Another Reasoned Take On the New iPhone Developer Rules

But the reason isn’t technical. It’s partly business (Apple doesn’t want another company to control any important part of the iPhone platform), but it’s also in no small part grounded in aesthetics and the progress of the platform. Apple wants developers to do things the iPhone and iPad Way because they believe it will result in a better user experience and better designed apps. That’s an aesthetic, design-centered argument about how touch apps should be done. Apple has created tools customized to the iPhone and iPad; hell, they built a whole new touch-based operating system. They created a whole set of user interface metaphors that are supposed to be standard and system-wide, and they want developers to do things the new way not because Apple just loves power, but because they believe it’s necessary to force developers to think about the new world of touch-based computing correctly. All of this in service of giving users who are taking their first steps into touch-based computing a great experience.

...

Developers who want to write software for the iPhone have to write iPhone-like software. To do otherwise will hinder the progress of the platform.

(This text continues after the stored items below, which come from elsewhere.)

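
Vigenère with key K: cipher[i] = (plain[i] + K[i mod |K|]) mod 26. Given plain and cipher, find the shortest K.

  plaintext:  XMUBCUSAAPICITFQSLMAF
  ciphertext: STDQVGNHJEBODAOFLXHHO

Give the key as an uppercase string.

VHJPTM

  i= 0: S-X = 21 → V
  i= 1: T-M =  7 → H
  i= 2: D-U =  9 → J
  i= 3: Q-B = 15 → P
  i= 4: V-C = 19 → T
  i= 5: G-U = 12 → M
  i= 6: N-S = 21 → V
  i= 7: H-A =  7 → H
  i= 8: J-A =  9 → J
  i= 9: E-P = 15 → P
  i=10: B-I = 19 → T
  i=11: O-C = 12 → M
  i=12: D-I = 21 → V
  i=13: A-T =  7 → H
  i=14: O-F =  9 → J
  i=15: F-Q = 15 → P
  i=16: L-S = 19 → T
  i=17: X-L = 12 → M
  i=18: H-M = 21 → V
  i=19: H-A =  7 → H
  i=20: O-F =  9 → J
  shifts repeat with period 6: VHJPTM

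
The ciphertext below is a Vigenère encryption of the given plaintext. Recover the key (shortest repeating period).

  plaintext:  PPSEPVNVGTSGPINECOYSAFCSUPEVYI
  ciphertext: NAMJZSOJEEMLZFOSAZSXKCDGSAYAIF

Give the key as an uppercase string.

  i= 0: N-P = 24 → Y
  i= 1: A-P = 11 → L
  i= 2: M-S = 20 → U
  i= 3: J-E =  5 → F
  i= 4: Z-P = 10 → K
  i= 5: S-V = 23 → X
  i= 6: O-N =  1 → B
  i= 7: J-V = 14 → O
  i= 8: E-G = 24 → Y
  i= 9: E-T = 11 → L
  i=10: M-S = 20 → U
  i=11: L-G =  5 → F
  i=12: Z-P = 10 → K
  i=13: F-I = 23 → X
  i=14: O-N =  1 → B
  i=15: S-E = 14 → O
  i=16: A-C = 24 → Y
  i=17: Z-O = 11 → L
  i=18: S-Y = 20 → U
  i=19: X-S =  5 → F
  i=20: K-A = 10 → K
  i=21: C-F = 23 → X
  i=22: D-C =  1 → B
  i=23: G-S = 14 → O
  i=24: S-U = 24 → Y
  i=25: A-P = 11 → L
  i=26: Y-E = 20 → U
  i=27: A-V =  5 → F
  i=28: I-Y = 10 → K
  i=29: F-I = 23 → X
  shifts repeat with period 8: YLUFKXBO

YLUFKXBO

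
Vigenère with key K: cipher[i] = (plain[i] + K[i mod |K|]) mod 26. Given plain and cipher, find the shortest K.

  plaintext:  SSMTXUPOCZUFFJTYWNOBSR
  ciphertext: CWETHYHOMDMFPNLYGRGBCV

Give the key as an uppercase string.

  i= 0: C-S = 10 → K
  i= 1: W-S =  4 → E
  i= 2: E-M = 18 → S
  i= 3: T-T =  0 → A
  i= 4: H-X = 10 → K
  i= 5: Y-U =  4 → E
  i= 6: H-P = 18 → S
  i= 7: O-O =  0 → A
  i= 8: M-C = 10 → K
  i= 9: D-Z =  4 → E
  i=10: M-U = 18 → S
  i=11: F-F =  0 → A
  i=12: P-F = 10 → K
  i=13: N-J =  4 → E
  i=14: L-T = 18 → S
  i=15: Y-Y =  0 → A
  i=16: G-W = 10 → K
  i=17: R-N =  4 → E
  i=18: G-O = 18 → S
  i=19: B-B =  0 → A
  i=20: C-S = 10 → K
  i=21: V-R =  4 → E
  shifts repeat with period 4: KESA

KESA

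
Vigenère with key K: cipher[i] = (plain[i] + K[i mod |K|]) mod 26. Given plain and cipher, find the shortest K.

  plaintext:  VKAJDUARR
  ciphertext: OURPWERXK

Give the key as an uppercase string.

  i= 0: O-V = 19 → T
  i= 1: U-K = 10 → K
  i= 2: R-A = 17 → R
  i= 3: P-J =  6 → G
  i= 4: W-D = 19 → T
  i= 5: E-U = 10 → K
  i= 6: R-A = 17 → R
  i= 7: X-R =  6 → G
  i= 8: K-R = 19 → T
  shifts repeat with period 4: TKRG

TKRG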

I would be surprised if many of the people who want to use the cross-platform frameworks even read the iPhone Human Interface Guidelines (http://developer.apple.com/iphone/library/documentation/UserExperience/Concep.... This focus on a standardized user experience is alien to people accustomed to developing for the web, Flash, or even Windows. They don't understand it, it frustrates them, and they end up screaming "freedom" or "innovation."

Rarely is doing it right easy or cheap. Suck it up.